As an Egyptian Jew, I read with special interest Matt Bradley's article "Clashes between Christians, Police rock Cairo," Monday, October 10.
This reminded me of what our Coptic neighbor told my family as we were being expelled from Egypt in November 1952.: "After Saturday comes Sunday." He accurately predicted that the Coptic community also would feel the wrath and hatred of Egyptians, much of it inspired by radical Muslims.
Mr. Bradley also commented that "Egyptians have long prided themselves on a shared sense of citizenship that straddles religious boundaries."
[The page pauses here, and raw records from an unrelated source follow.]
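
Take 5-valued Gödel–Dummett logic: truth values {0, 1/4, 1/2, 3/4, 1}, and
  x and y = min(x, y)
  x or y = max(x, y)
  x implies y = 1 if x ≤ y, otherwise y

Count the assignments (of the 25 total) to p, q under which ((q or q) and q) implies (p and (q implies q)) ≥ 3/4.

value 1: 15 assignments (counts)
value 3/4: 1 assignment (counts)
value 1/2: 2 assignments
value 1/4: 3 assignments
value 0: 4 assignments
So 16 of the 25 assignments meet the threshold.

16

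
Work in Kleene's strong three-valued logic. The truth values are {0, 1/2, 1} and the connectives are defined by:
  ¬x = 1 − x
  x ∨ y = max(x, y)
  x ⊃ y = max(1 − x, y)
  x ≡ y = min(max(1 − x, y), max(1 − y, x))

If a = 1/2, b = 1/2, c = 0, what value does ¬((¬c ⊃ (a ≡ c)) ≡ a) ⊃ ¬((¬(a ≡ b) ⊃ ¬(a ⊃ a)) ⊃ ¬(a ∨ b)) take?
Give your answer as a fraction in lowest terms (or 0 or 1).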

Indeed, some individual Copts and Muslims have strong personal ties, but Mr. Bradley's statement is not based on historical fact; rather, it's based on a fantasy typical of Egyptian culture. Mr. Bradley needed to research why Egyptians' so-called "shared sense of pride" did not apply to the 80,000 Jews who once lived in Egypt and who were all kicked out.
There was no sense of pride when Egypt's nationality laws made it virtually impossible for Jews, and some Christians, born in Egypt to acquire Egyptian nationality thus rendering many stateless. In addition, Jews were restricted from certain government Jobs.
Nowadays, Christians are being victimized by the Muslim community in Iraq, Pakistan, Gaza, Bethlehem, Lebanon, Nigeria and elsewhere.
Sadly, just like when Jews were being ethnically cleansed, there's the same stone silence from the U.N., Human Rights Organizations, religious leaders and the world's Christian community.